Today, I looked across the river from a table in the outside patio of a restaurant/bar here in Christchurch, New Zealand.

Around me was all the normal noise of such a place. People talking, ladies in a hen party, all wearing Mexican hats, passing by in a group; laughing. The river walkway in front of us was full of passing people.

I was relaxed. And my partner and I were talking sporadically about nothing much. We were enjoying the ambiance of the place on a lazy Saturday afternoon.

In a idle thought, I’d remembered what I’d been reading earlier in a book by D.T. Suzuki about Zen. A very hard thing to understand or ‘get’; given that the words and concepts that one might use to explain it are basically anathema to what it is. I’d seen Suzuki trying to scale that impossible wall over and over in my reading.

Then I glanced across the river at the trees on the other side. And I was amazed to see that they were standing silent and timeless; as if I’d suddenly discovered them in an eternal moment that I’d only just noticed.

The noise around me continued and all visuals were still present; as was the view across the river.

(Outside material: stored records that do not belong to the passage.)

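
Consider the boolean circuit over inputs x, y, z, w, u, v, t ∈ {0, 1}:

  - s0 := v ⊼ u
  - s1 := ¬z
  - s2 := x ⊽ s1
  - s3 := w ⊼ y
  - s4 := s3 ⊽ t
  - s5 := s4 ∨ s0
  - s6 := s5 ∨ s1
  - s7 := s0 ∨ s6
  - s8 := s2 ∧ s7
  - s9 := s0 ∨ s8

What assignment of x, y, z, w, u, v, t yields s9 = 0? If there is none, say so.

x=0, y=1, z=1, w=0, u=1, v=1, t=0

s9 = s0 ∨ s8 must be 0, so both s0 = 0 and s8 = 0.
s0 = v ⊼ u must be 0, so both v = 1 and u = 1.
Check with x=0, y=1, z=1, w=0, u=1, v=1, t=0:
s0 = v ⊼ u = 1 ⊼ 1 = 0
s1 = ¬z = ¬1 = 0
s2 = x ⊽ s1 = 0 ⊽ 0 = 1
s3 = w ⊼ y = 0 ⊼ 1 = 1
s4 = s3 ⊽ t = 1 ⊽ 0 = 0
s5 = s4 ∨ s0 = 0 ∨ 0 = 0
s6 = s5 ∨ s1 = 0 ∨ 0 = 0
s7 = s0 ∨ s6 = 0 ∨ 0 = 0
s8 = s2 ∧ s7 = 1 ∧ 0 = 0
s9 = s0 ∨ s8 = 0 ∨ 0 = 0
So s9 = 0 as required.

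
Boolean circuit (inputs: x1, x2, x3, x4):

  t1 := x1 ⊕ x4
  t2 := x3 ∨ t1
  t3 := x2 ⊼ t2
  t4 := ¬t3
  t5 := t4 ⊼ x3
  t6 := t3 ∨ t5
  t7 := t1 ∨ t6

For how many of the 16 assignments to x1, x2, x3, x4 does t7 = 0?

t7 = t1 ∨ t6 must be 0, so both t1 = 0 and t6 = 0.
Enumerating the 16 input combinations, 2 give t7 = 0 and 14 give t7 = 1.

2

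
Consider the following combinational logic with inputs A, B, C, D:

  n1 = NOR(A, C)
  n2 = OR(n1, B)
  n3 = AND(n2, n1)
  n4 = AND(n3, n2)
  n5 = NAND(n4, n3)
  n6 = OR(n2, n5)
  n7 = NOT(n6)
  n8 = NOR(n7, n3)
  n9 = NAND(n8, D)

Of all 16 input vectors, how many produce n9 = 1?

10

n9 = NAND(n8, D) must be 1, so at least one of n8, D is 0.
Enumerating the 16 input combinations, 10 give n9 = 1 and 6 give n9 = 0.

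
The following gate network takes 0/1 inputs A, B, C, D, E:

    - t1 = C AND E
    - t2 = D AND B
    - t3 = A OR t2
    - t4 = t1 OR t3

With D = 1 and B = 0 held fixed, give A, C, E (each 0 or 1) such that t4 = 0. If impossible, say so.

A=0 C=0 E=1

Check with D = 1 and B = 0 and A=0, C=0, E=1:
t1 = C AND E = 0 AND 1 = 0
t2 = D AND B = 1 AND 0 = 0
t3 = A OR t2 = 0 OR 0 = 0
t4 = t1 OR t3 = 0 OR 0 = 0
So t4 = 0.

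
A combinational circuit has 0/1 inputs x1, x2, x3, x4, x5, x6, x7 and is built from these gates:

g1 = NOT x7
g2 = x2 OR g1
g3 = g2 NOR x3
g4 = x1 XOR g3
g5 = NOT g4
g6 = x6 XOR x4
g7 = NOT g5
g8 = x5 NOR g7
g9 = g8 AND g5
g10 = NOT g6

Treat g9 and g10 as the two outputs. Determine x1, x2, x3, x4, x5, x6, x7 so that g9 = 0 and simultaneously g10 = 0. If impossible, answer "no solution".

x1=1 x2=1 x3=0 x4=1 x5=1 x6=0 x7=1

Check with x1=1 x2=1 x3=0 x4=1 x5=1 x6=0 x7=1:
g1 = NOT x7 = NOT 1 = 0
g2 = x2 OR g1 = 1 OR 0 = 1
g3 = g2 NOR x3 = 1 NOR 0 = 0
g4 = x1 XOR g3 = 1 XOR 0 = 1
g5 = NOT g4 = NOT 1 = 0
g6 = x6 XOR x4 = 0 XOR 1 = 1
g7 = NOT g5 = NOT 0 = 1
g8 = x5 NOR g7 = 1 NOR 1 = 0
g9 = g8 AND g5 = 0 AND 0 = 0
g10 = NOT g6 = NOT 1 = 0
So g9 = 0 and g10 = 0.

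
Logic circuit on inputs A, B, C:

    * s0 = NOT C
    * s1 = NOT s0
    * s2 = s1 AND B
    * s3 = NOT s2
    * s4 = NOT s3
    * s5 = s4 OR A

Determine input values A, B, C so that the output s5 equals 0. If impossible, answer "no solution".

A=0, B=1, C=0

s5 = s4 OR A must be 0, so both s4 = 0 and A = 0.
s4 = NOT s3 must be 0, so s3 = 1.
Check with A=0, B=1, C=0:
s0 = NOT C = NOT 0 = 1
s1 = NOT s0 = NOT 1 = 0
s2 = s1 AND B = 0 AND 1 = 0
s3 = NOT s2 = NOT 0 = 1
s4 = NOT s3 = NOT 1 = 0
s5 = s4 OR A = 0 OR 0 = 0
So s5 = 0 as required.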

But the trees and the grass I was seeing over there were profoundly different.

It was as if I was watching a movie and suddenly I could also see the unchanging screen beneath the movements and changes in the movie.

The normal world around me was still flickering with change and impermanence. But on the other side of the river …. I don’t know what can be said about the other side … except that its ‘is-ness’ utterly simple and inconceivably immediate.

I knew directly somehow that if I did anything other than remain open to what I was seeing, that the vision would vanish into the ever present obscuring world of thoughts and concepts.

I looked away and then back again several times. And each time the profound screen beneath the movie presented itself behind the tumult.

Obvious beyond any qualification. It was a ground of being there behind all the shifting impressions and ideas born of cognition. And all I had to do was look.

I returned to my Margarita and Ceviche and gazed at my partner across the table. The afternoon already had a deep sense of peace to it – and it still did. But now there seemed to be an almost magical quality to it. I turned and gazed across the river several more times as we sat there.

As we sat, I savored the peace and love of the material, human word-oriented world with all of its ever moving parts and interpretations.

I could feel the warmth of my partner’s gaze and her love. And those blessings, and the taste of the Ceviche, were all clearly there and giving me pleasure.

But something else had been given to me there as well. I am such a deeply lucky man in this life.